Theoretical foundations of JLNN

JLNN combines classical propositional logic with deep learning using three pillars:

1. Interval truth

Unlike standard fuzzy systems, where the truth value is \(a \in [0, 1]\), JLNN works with the interval:

\[I_a = [L_a, U_a], \quad 0 \leq L_a \leq U_a \leq 1\]
  • Contradiction: If \(L_a > U_a\) occurs during learning, the system detects a logical contradiction.

  • Uncertainty: The width of the interval \(U_a - L_a\) represents the degree of ignorance (epistemic uncertainty).

2. Weighted Łukasiewicz’s logic

The operators (AND, OR, …, IMPLY) are implemented as differentiable functions. For an AND gate with weights \(w_i\) and threshold \(\beta\):

\[L_{out} = \max\left(0, 1 - \sum w_i (1 - L_i) / \beta\right)\]

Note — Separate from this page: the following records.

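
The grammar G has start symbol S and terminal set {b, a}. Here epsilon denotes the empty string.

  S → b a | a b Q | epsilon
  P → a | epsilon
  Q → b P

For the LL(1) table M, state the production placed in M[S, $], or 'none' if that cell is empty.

S → epsilon

FIRST(S): from S→b a we get {b}; from S→a b Q we get {a}; from S→epsilon we get {epsilon}. So FIRST(S) = {epsilon, a, b}.
FIRST(P): from P→a we get {a}; from P→epsilon we get {epsilon}. So FIRST(P) = {epsilon, a}.
FIRST(Q): from Q→b P we get {b}. So FIRST(Q) = {b}.
FOLLOW(S) includes $ since S is the start symbol.
FOLLOW(S): S appears on no right-hand side. Thus FOLLOW(S) = {$}.
For S → b a: FIRST(b a) = {b}, so it goes in M[S, t] for t ∈ {b}.
For S → a b Q: FIRST(a b Q) = {a}, so it goes in M[S, t] for t ∈ {a}.
For S → epsilon: FIRST(epsilon) = {epsilon}, so it goes in M[S, t] for t ∈ {}; since epsilon ∈ FIRST, also for every t ∈ FOLLOW(S) = {$}.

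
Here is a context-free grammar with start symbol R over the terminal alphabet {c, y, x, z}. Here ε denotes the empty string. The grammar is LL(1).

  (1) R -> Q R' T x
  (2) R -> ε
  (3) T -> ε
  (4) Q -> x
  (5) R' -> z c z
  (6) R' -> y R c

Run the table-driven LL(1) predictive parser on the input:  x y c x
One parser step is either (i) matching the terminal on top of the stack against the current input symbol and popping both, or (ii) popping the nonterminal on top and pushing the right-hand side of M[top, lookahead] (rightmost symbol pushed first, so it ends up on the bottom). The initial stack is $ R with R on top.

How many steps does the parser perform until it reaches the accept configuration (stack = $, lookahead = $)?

step 1: stack=$ R  input=x y c x $  — expand R -> Q R' T x
step 2: stack=$ x T R' Q  input=x y c x $  — expand Q -> x
step 3: stack=$ x T R' x  input=x y c x $  — match x
step 4: stack=$ x T R'  input=y c x $  — expand R' -> y R c
step 5: stack=$ x T c R y  input=y c x $  — match y
step 6: stack=$ x T c R  input=c x $  — expand R -> ε
step 7: stack=$ x T c  input=c x $  — match c
step 8: stack=$ x T  input=x $  — expand T -> ε
step 9: stack=$ x  input=x $  — match x
Accept reached after 9 steps.

9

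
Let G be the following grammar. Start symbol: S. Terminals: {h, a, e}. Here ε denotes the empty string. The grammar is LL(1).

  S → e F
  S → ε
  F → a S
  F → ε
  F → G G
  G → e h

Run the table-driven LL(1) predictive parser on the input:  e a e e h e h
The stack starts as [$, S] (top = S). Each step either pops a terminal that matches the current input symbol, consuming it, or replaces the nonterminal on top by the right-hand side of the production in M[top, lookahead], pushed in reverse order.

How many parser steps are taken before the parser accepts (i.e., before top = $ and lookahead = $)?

step 1: stack=$ S  input=e a e e h e h $  — expand S → e F
step 2: stack=$ F e  input=e a e e h e h $  — match e
step 3: stack=$ F  input=a e e h e h $  — expand F → a S
step 4: stack=$ S a  input=a e e h e h $  — match a
step 5: stack=$ S  input=e e h e h $  — expand S → e F
step 6: stack=$ F e  input=e e h e h $  — match e
step 7: stack=$ F  input=e h e h $  — expand F → G G
step 8: stack=$ G G  input=e h e h $  — expand G → e h
step 9: stack=$ G h e  input=e h e h $  — match e
step 10: stack=$ G h  input=h e h $  — match h
step 11: stack=$ G  input=e h $  — expand G → e h
step 12: stack=$ h e  input=e h $  — match e
step 13: stack=$ h  input=h $  — match h
Accept reached after 13 steps.

13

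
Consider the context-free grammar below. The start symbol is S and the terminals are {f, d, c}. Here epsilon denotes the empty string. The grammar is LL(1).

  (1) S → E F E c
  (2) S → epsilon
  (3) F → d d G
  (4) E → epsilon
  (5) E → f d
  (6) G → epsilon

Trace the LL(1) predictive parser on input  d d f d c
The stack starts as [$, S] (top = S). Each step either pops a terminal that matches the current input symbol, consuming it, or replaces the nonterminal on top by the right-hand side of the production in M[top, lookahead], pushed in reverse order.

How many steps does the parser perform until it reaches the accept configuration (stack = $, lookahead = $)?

10

step 1: stack=$ S  input=d d f d c $  — expand S → E F E c
step 2: stack=$ c E F E  input=d d f d c $  — expand E → epsilon
step 3: stack=$ c E F  input=d d f d c $  — expand F → d d G
step 4: stack=$ c E G d d  input=d d f d c $  — match d
step 5: stack=$ c E G d  input=d f d c $  — match d
step 6: stack=$ c E G  input=f d c $  — expand G → epsilon
step 7: stack=$ c E  input=f d c $  — expand E → f d
step 8: stack=$ c d f  input=f d c $  — match f
step 9: stack=$ c d  input=d c $  — match d
step 10: stack=$ c  input=c $  — match c
Accept reached after 10 steps.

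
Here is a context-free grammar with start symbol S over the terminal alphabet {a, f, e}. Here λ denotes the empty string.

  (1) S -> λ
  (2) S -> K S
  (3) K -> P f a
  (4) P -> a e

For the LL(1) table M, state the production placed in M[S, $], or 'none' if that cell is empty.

S -> λ

FIRST(P) = {a}
FIRST(K) = {a}  (via P f a)
FIRST(S) = {λ, a}  (via K S)
FOLLOW(S) includes $ since S is the start symbol.
FOLLOW(S): in S->K S, the suffix after S is empty (adds nothing new). Thus FOLLOW(S) = {$}.
For S -> λ: FIRST(λ) = {λ}, so it goes in M[S, t] for t ∈ {}; since λ ∈ FIRST, also for every t ∈ FOLLOW(S) = {$}.
For S -> K S: FIRST(K S) = {a}, so it goes in M[S, t] for t ∈ {a}.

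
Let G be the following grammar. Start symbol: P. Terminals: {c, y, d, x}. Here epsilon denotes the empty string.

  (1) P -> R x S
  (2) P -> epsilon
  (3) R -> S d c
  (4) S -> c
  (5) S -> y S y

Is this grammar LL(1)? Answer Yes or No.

Yes

FIRST(P) = {epsilon, c, y}
FIRST(R) = {c, y}
FIRST(S) = {c, y}
FOLLOW(P) = {$}
FOLLOW(R) = {x}
FOLLOW(S) = {$, d, y}
Each cell of M receives at most one production.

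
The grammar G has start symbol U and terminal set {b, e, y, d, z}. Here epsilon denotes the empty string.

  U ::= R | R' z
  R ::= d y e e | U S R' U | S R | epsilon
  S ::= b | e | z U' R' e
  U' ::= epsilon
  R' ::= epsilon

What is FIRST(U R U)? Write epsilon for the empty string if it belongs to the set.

{epsilon, b, d, e, z}

FIRST(S) = {b, e, z}
FIRST(U') = {epsilon}
FIRST(R') = {epsilon}
FIRST(U) = {epsilon, b, d, e, z}  (via R, R' z)
FIRST(R) = {epsilon, b, d, e, z}  (via U S R' U, S R)
FIRST(U R U): take FIRST of each symbol in turn, carrying on past any symbol whose FIRST contains epsilon; result {epsilon, b, d, e, z}.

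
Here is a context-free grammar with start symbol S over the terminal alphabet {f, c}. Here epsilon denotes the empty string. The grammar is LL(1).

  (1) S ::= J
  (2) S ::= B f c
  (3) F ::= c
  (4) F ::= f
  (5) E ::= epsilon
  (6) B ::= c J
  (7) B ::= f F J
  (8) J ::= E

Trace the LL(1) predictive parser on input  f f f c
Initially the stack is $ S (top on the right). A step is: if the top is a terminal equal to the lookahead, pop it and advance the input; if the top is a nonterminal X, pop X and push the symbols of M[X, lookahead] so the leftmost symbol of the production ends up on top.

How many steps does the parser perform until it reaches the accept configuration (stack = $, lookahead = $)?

9

step 1: stack=$ S  input=f f f c $  — expand S ::= B f c
step 2: stack=$ c f B  input=f f f c $  — expand B ::= f F J
step 3: stack=$ c f J F f  input=f f f c $  — match f
step 4: stack=$ c f J F  input=f f c $  — expand F ::= f
step 5: stack=$ c f J f  input=f f c $  — match f
step 6: stack=$ c f J  input=f c $  — expand J ::= E
step 7: stack=$ c f E  input=f c $  — expand E ::= epsilon
step 8: stack=$ c f  input=f c $  — match f
step 9: stack=$ c  input=c $  — match c
Accept reached after 9 steps.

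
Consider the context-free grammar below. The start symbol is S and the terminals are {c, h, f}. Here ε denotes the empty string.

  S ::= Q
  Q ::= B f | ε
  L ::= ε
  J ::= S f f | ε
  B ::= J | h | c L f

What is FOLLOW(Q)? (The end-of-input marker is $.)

FIRST(L) = {ε}
FIRST(S) = {ε, c, f, h}  (via Q)
FIRST(J) = {ε, c, f, h}  (via S f f)
FIRST(B) = {ε, c, f, h}  (via J)
FIRST(Q) = {ε, c, f, h}  (via B f)
FOLLOW(S) includes $ since S is the start symbol.
FOLLOW(S): in J::=S f f, S is followed by f f with FIRST {f}. Thus FOLLOW(S) = {$, f}.
FOLLOW(Q): in S::=Q, the suffix after Q is empty, so FOLLOW(Q) ⊇ FOLLOW(S) = {$, f}. Thus FOLLOW(Q) = {$, f}.
FOLLOW(L): in B::=c L f, L is followed by f with FIRST {f}. Thus FOLLOW(L) = {f}.
FOLLOW(B): in Q::=B f, B is followed by f with FIRST {f}. Thus FOLLOW(B) = {f}.
FOLLOW(J): in B::=J, the suffix after J is empty, so FOLLOW(J) ⊇ FOLLOW(B) = {f}. Thus FOLLOW(J) = {f}.

{$, f}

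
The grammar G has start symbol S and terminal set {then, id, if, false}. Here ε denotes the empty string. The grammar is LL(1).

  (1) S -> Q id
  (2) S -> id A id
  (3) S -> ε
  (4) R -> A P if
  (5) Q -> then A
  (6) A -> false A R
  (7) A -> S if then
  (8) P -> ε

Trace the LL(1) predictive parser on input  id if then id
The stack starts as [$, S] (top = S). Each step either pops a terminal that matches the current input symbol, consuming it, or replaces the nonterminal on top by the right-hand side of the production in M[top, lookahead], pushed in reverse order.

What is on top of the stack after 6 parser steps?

     Stack           Input            Action
  1  $ S             id if then id $  expand S -> id A id
  2  $ id A id       id if then id $  match id
  3  $ id A          if then id $     expand A -> S if then
  4  $ id then if S  if then id $     expand S -> ε
  5  $ id then if    if then id $     match if
  6  $ id then       then id $        match then
Stack after step 6: $ id (top = id).

id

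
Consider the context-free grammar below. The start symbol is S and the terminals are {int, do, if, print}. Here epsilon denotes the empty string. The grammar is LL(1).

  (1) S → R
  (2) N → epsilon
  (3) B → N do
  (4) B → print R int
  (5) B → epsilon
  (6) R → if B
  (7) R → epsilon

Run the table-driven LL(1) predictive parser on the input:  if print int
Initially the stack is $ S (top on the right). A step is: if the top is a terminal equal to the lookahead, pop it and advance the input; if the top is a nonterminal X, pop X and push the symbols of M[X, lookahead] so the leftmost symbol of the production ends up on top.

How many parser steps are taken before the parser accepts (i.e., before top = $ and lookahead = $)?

7

     Stack          Input           Action
  1  $ S            if print int $  expand S → R
  2  $ R            if print int $  expand R → if B
  3  $ B if         if print int $  match if
  4  $ B            print int $     expand B → print R int
  5  $ int R print  print int $     match print
  6  $ int R        int $           expand R → epsilon
  7  $ int          int $           match int
Accept reached after 7 steps.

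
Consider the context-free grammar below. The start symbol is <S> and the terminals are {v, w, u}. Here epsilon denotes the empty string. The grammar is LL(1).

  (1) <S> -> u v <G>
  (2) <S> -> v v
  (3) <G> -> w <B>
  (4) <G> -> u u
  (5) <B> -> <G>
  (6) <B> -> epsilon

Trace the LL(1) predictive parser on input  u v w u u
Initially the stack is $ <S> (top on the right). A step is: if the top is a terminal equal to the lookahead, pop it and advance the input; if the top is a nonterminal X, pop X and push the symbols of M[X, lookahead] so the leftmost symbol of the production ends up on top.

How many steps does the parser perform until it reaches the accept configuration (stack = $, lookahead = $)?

9

     Stack      Input        Action
  1  $ <S>      u v w u u $  expand <S> -> u v <G>
  2  $ <G> v u  u v w u u $  match u
  3  $ <G> v    v w u u $    match v
  4  $ <G>      w u u $      expand <G> -> w <B>
  5  $ <B> w    w u u $      match w
  6  $ <B>      u u $        expand <B> -> <G>
  7  $ <G>      u u $        expand <G> -> u u
  8  $ u u      u u $        match u
  9  $ u        u $          match u
Accept reached after 9 steps.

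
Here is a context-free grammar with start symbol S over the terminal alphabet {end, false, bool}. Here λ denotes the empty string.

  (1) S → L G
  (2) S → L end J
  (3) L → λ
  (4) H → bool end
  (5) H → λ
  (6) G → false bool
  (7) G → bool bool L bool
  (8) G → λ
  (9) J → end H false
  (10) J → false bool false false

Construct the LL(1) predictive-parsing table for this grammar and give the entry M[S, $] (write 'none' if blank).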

Weights \(w \geq 1\) allow the model to learn the relevance of individual antecedents.

3. Mapping to graphs

Thanks to the integration with NetworkX, each logical formula is represented as a directed acyclic graph (DAG).

  • Leaves: PredicateNodes (inputs).

  • Internal nodes: Logical Gates (operations).

  • Edges: Flow of truth intervals.

This structure allows you to export the model to .dot format for visualization or to execute graph algorithms directly on top of the logical rule structure.